En unos experimentos, se ha puesto a prueba una nueva técnica para regenerar la encía alrededor de los implantes dentales.

En un tratamiento realizado en animales, los injertos de un tejido artificial (un sustituto del natural de la encía) mostraron mejor crecimiento, color y cicatrización de la “encía queratinizada”, aquella que se encuentra debajo de las coronas de los dientes. Este es un resultado prometedor si se tiene en cuenta que dicho tejido juega un papel esencial en tratamientos odontológicos que requieren el uso de implantes dentales.

La odontóloga y endodoncista Ana Milena Bermeo Noguera, doctora en Biotecnología de la Universidad Nacional de Colombia (UNAL), explica que para usar y mantener implantes dentales es necesario que la encía queratinizada esté en óptimas condiciones, como por ejemplo con un ancho mínimo de 2 mm que garantice su salud periimplantaria.

Señala además que la presencia de la encía queratinizada alrededor tanto de los dientes como de los implantes dentales permite una mejor defensa ante la colonización de bacterias, las cuales podrían ocasionar inflamación de las encías (gingivitis en los dientes o mucositis en los implantes dentales).

Si esto no se trata de manera oportuna, y además el paciente no hace una higiene adecuada, puede ocasionar la pérdida del hueso de soporte y posteriormente la pérdida del diente o del implante dental.

“Aunque antes no se le prestaba atención al tejido de blando que está alrededor del diente para mantener los implantes, se ha visto que su presencia es importante para evitar afecciones como la periimplantitis, proceso inflamatorio que afecta los tejidos que rodean a un implante dental y que ocasiona una pérdida del soporte óseo en el que se ha integrado”, explica la magíster.

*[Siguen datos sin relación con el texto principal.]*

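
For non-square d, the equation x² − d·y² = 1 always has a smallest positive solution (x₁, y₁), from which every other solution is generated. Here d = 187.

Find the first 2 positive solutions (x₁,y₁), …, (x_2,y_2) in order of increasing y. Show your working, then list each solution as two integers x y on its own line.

1682 123
5658247 413772

√187 = [13; 1,2,13,2,1,26, …], period ℓ=6 (even) → k=5
k=0  a_k=13  p_k/q_k = 13/1
k=1  a_k=1  p_k/q_k = 14/1
k=2  a_k=2  p_k/q_k = 41/3
k=3  a_k=13  p_k/q_k = 547/40
k=4  a_k=2  p_k/q_k = 1135/83
k=5  a_k=1  p_k/q_k = 1682/123
fundamental: x₁=1682, y₁=123  (since 2829124 − 187·15129 = 1)
k=2:  x_2 = 1682·1682+187·123·123 = 5658247,  y_2 = 1682·123+123·1682 = 413772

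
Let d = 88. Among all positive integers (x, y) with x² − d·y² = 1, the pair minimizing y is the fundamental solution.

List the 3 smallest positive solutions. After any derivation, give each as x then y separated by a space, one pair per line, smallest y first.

197 21
77617 8274
30580901 3259935

[9; 2,1,1,1,2,18] for √88; ℓ=6 ⇒ convergent index 5
k=0  a_k=9  p_k/q_k = 9/1
k=1  a_k=2  p_k/q_k = 19/2
k=2  a_k=1  p_k/q_k = 28/3
…
k=4  a_k=1  p_k/q_k = 75/8
k=5  a_k=2  p_k/q_k = 197/21
fundamental: x₁=197, y₁=21  (since 38809 − 88·441 = 1)
(x_2, y_2) = (197·197 + 88·21·21, 197·21 + 21·197) = (77617, 8274)
(x_3, y_3) = (197·77617 + 88·21·8274, 197·8274 + 21·77617) = (30580901, 3259935)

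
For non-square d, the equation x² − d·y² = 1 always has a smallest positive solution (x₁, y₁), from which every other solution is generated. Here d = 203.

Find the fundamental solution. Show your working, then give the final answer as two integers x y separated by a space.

57 4

[14; 4,28] for √203; ℓ=2 ⇒ convergent index 1
step 0: (14, 1)  from 14·(1,0) + (0,1)
step 1: (57, 4)  from 4·(14,1) + (1,0)
fundamental: x₁=57, y₁=4  (since 3249 − 203·16 = 1)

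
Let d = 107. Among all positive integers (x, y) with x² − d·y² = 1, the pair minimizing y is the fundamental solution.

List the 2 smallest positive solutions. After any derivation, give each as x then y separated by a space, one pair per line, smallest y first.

962 93
1850887 178932

√107 → a₀=10, period (2,1,9,1,2,20); ℓ=6 even so k=5
k=0  a_k=10  p_k/q_k = 10/1
k=1  a_k=2  p_k/q_k = 21/2
k=2  a_k=1  p_k/q_k = 31/3
…
k=4  a_k=1  p_k/q_k = 331/32
k=5  a_k=2  p_k/q_k = 962/93
→ (962, 93).  Check: 962²=925444, 107·93²=925443, difference 1.
k=2:  x_2 = 962·962+107·93·93 = 1850887,  y_2 = 962·93+93·962 = 178932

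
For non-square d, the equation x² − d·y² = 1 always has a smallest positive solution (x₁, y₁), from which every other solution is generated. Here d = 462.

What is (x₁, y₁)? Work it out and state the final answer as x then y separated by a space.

43 2

d=462: √d = [21; 2,42] (ℓ=2, even), read p_1/q_1
k=0  a_k=21  p_k/q_k = 21/1
k=1  a_k=2  p_k/q_k = 43/2
(x₁, y₁) = (43, 2);  43² − 462·2² = 1 ✓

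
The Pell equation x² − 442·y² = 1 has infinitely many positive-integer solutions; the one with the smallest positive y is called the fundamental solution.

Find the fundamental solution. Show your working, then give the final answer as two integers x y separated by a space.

883 42

[21; 42] for √442; ℓ=1 ⇒ convergent index 1
k=0  a_k=21  p_k/q_k = 21/1
k=1  a_k=42  p_k/q_k = 883/42
(x₁, y₁) = (883, 42);  883² − 442·42² = 1 ✓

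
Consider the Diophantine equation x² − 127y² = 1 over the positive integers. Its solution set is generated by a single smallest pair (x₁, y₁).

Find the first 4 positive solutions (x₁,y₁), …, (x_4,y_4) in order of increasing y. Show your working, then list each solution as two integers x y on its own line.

d=127: √d = [11; 3,1,2,2,7,11,7,2,2,1,3,22] (ℓ=12, even), read p_11/q_11
i=0: a=11 ⇒ p=11, q=1
…
i=3: a=2 ⇒ p=124, q=11
…
i=7: a=7 ⇒ p=171701, q=15236
…
i=9: a=2 ⇒ p=906941, q=80478
i=10: a=1 ⇒ p=1274561, q=113099
i=11: a=3 ⇒ p=4730624, q=419775
fundamental: x₁=4730624, y₁=419775  (since 22378803429376 − 127·176211050625 = 1)
n=2: (4730624,419775)∘(4730624,419775) = (4730624·4730624+127·419775·419775, 4730624·419775+419775·4730624) = (44757606858751,3971595379200)
n=3: (44757606858751,3971595379200)∘(4730624,419775) = (4730624·44757606858751+127·419775·3971595379200, 4730624·3971595379200+419775·44757606858751) = (423462818377139450624,37576248838264821825)
n=4: (423462818377139450624,37576248838264821825)∘(4730624,419775) = (4730624·423462818377139450624+127·419775·37576248838264821825, 4730624·37576248838264821825+419775·423462818377139450624) = (4006486743445029115330560001,355518209168531397366758400)

4730624 419775
44757606858751 3971595379200
423462818377139450624 37576248838264821825
4006486743445029115330560001 355518209168531397366758400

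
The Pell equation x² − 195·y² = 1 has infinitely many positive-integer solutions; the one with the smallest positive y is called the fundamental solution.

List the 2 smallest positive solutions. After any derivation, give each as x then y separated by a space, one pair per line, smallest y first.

14 1
391 28

[13; 1,26] for √195; ℓ=2 ⇒ convergent index 1
i=0: a=13 ⇒ p=13, q=1
i=1: a=1 ⇒ p=14, q=1
→ (14, 1).  Check: 14²=196, 195·1²=195, difference 1.
k=2:  x_2 = 14·14+195·1·1 = 391,  y_2 = 14·1+1·14 = 28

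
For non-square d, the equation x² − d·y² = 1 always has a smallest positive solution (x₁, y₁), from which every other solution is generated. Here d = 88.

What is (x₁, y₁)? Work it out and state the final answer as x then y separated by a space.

√88 = [9; 2,1,1,1,2,18, …], period ℓ=6 (even) → k=5
k=0  a_k=9  p_k/q_k = 9/1
k=1  a_k=2  p_k/q_k = 19/2
…
k=4  a_k=1  p_k/q_k = 75/8
k=5  a_k=2  p_k/q_k = 197/21
(x₁, y₁) = (197, 21);  197² − 88·21² = 1 ✓

197 21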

Hoy existen técnicas para reconstruir la encía queratinizada, como por ejemplo los injertos del paladar del mismo paciente (autólogo). Sin embargo, la investigadora menciona que “esos dejan una herida en el paladar que tarda en cicatrizar y su recuperación es dolorosa e incómoda, y además la cantidad de tejido donante es limitada”.

De otra parte, y más recientemente, el uso de la ingeniería de tejidos ha impulsado el desarrollo de tejidos artificiales –elaborados con células de piel– para estimular el crecimiento de la encía, pero los obtenibles mediante las técnicas disponibles son costosos.

Desarrollar de modo más económico estos tejidos artificiales ayudaría a generalizar su uso.

Teniendo en cuenta este escenario, en su investigación doctoral la magíster probó un tejido artificial de encía.

Dicho tejido artificial está compuesto por un soporte de un biomaterial en el cual posteriormente se insertan las células obtenidas a través de una biopsia y cultivadas en el laboratorio.

En este caso, se desarrollaron dos tipos de tejidos de encía artificiales, uno con células de piel y otro con células de la encía. Para comprobar su eficacia se utilizó un modelo porcino que, por el tamaño de los animales, facilitó crear una herida o defecto de la encía similar a lo que sucede en humanos.

A partir de un seguimiento clínico (el aumento del ancho de la encía queratinizada, color y el proceso de cicatrización) de cortes histológicos o de tejido y de análisis moleculares de las heridas injertadas, se evidenció que, en comparación con el injerto de encía artificial elaborado con células de la piel, el que se hizo con células de la encía presentó una mejor apariencia en cuanto color y cicatrización, y además hubo un aumento del ancho de encía queratinizada.

En los cortes histológicos la magíster observó que las fibras de colágeno estaban multidireccionadas –muy similar a como sucede con una encía sana–, mientras que las injertadas con el tejido artificial elaborado con células de piel estaban unidireccionadas, similar a las cicatrices que se observan en las heridas de la piel.

Según la investigadora, los resultados permiten concluir que el tejido artificial elaborado con células de la encía es más apropiado para los procedimientos de aumento de encía queratinizada. Además, se convierte en una alternativa viable para evitar el uso de injertos autólogos.